Russia has strongly criticized the US installation of a missile system in Romania, describing the decision as a mistake. The Russian Foreign Ministry says the measure flouts the Intermediate-Range Nuclear Forces Treaty, signed between Moscow and Washington in 1987.
Mikhail Ulyanov, the director of the Russian foreign Ministry’s department for non-proliferation and arms control, said on Wednesday that the deployment of US missile systems at military bases in Romania and Poland would undermine strategic stability in Europe.
However senior US officials are describing it as an important step that will help defend NATO states.
The United States insists it is not aimed against Russia, but Moscow views it as a security threat on its doorstep.
Robert Bell, a NATO-based envoy of US Defense Secretary Ashton Carter earlier claimed that the system is supposed to protect Europe from an Iranian missile threat, a claim Moscow has repeatedly rejected, saying the missiles are aimed at Russia instead.
“The Iranians are increasing their capabilities and we have to be ahead of that. The system is not aimed against Russia,” Bell told reporters on Wednesday.
Russia says Iran’s missile program does not pose a threat to Europe at all, dismissing allegations of perceived threats as unfounded
Despite American assurances, Moscow accuses Washington of trying to neutralize its nuclear arsenal and buy enough time to make a first strike on Russia in the event of war.
Russia does not look favorably upon the North Atlantic Organization Treaty (NATO)’s growing deployment of missiles and nuclear weapons near its borders.

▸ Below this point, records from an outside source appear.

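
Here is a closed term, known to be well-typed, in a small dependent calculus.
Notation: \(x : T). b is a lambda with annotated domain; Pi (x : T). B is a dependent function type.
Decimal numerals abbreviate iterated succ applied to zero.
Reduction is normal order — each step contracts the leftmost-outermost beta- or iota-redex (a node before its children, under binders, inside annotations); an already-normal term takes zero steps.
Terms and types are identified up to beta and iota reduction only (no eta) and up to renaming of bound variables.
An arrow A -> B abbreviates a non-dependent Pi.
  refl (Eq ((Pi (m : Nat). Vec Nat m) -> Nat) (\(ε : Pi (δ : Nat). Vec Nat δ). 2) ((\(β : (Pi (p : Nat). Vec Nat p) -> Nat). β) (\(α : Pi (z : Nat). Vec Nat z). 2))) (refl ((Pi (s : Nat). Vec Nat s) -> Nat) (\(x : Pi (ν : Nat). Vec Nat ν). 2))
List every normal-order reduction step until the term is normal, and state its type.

normal-order reduction:
  refl (Eq ((Pi (m : Nat). Vec Nat m) -> Nat) (\(ε : Pi (δ : Nat). Vec Nat δ). 2) ((\(β : (Pi (p : Nat). Vec Nat p) -> Nat). β) (\(α : Pi (z : Nat). Vec Nat z). 2))) (refl ((Pi (s : Nat). Vec Nat s) -> Nat) (\(x : Pi (ν : Nat). Vec Nat ν). 2))
  ~> refl (Eq ((Pi (m : Nat). Vec Nat m) -> Nat) (\(ε : Pi (δ : Nat). Vec Nat δ). 2) (\(β : Pi (p : Nat). Vec Nat p). 2)) (refl ((Pi (α : Nat). Vec Nat α) -> Nat) (\(z : Pi (s : Nat). Vec Nat s). 2))
the term's type:
  Eq (Eq ((Pi (m : Nat). Vec Nat m) -> Nat) (\(ε : Pi (δ : Nat). Vec Nat δ). 2) (\(β : Pi (p : Nat). Vec Nat p). 2)) (refl ((Pi (α : Nat). Vec Nat α) -> Nat) (\(z : Pi (s : Nat). Vec Nat s). 2)) (refl ((Pi (x : Nat). Vec Nat x) -> Nat) (\(ν : Pi (d : Nat). Vec Nat d). 2))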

Last June Russian President Vladimir Putin warned his country would respond to any potential threat by NATO.
Russia, infuriated by NATO’s eastward expansion, has boosted its defense capabilities along its western border.
In recent months, NATO has accelerated its biggest military build-up in eastern Europe since the Cold War.
Relations between Russia and NATO specially soured after Crimea rejoined the Russian Federation following a referendum in March 2014.
The United States and its European allies accuse Moscow of destabilizing Ukraine and have imposed sanctions against Russian and pro-Russia figures. Moscow, however, rejects having a hand in the Ukrainian crisis.
Russia will not leave US missile systems in Europe unanswered
Viktor Ozerov, the head of the Russian Federation Council defense and security committee, on Thursday said that Russia will not leave the deployment of US missile systems in Romania and Poland unanswered.
“We have said repeatedly that this will not improve relations between Russia and the US and between Russia and NATO. Unfortunately, they haven’t listened to us. Russia will have to take military-technical countermeasures.”
“This all is very unpleasant to us. Specialists believe that not only can these systems [US missile sites in Romania and Poland] enhance protection but can be very quickly transformed into systems carrying nuclear weapons,” Ozerov added, noting, “We believe this is a set of measures aimed at deterring our strategic nuclear forces.”
Experts say Russia could deploy Iskander-M missile systems capable of intercepting targets within a 500-kilometer range in the Kaliningrad region.
In an interview with Sweden’s Dagens Nyheter newspaper in April, Russian Foreign Minister Sergei Lavrov had said that Russia would also take appropriate military-technical measures at its northern borders if Sweden decides to join NATO.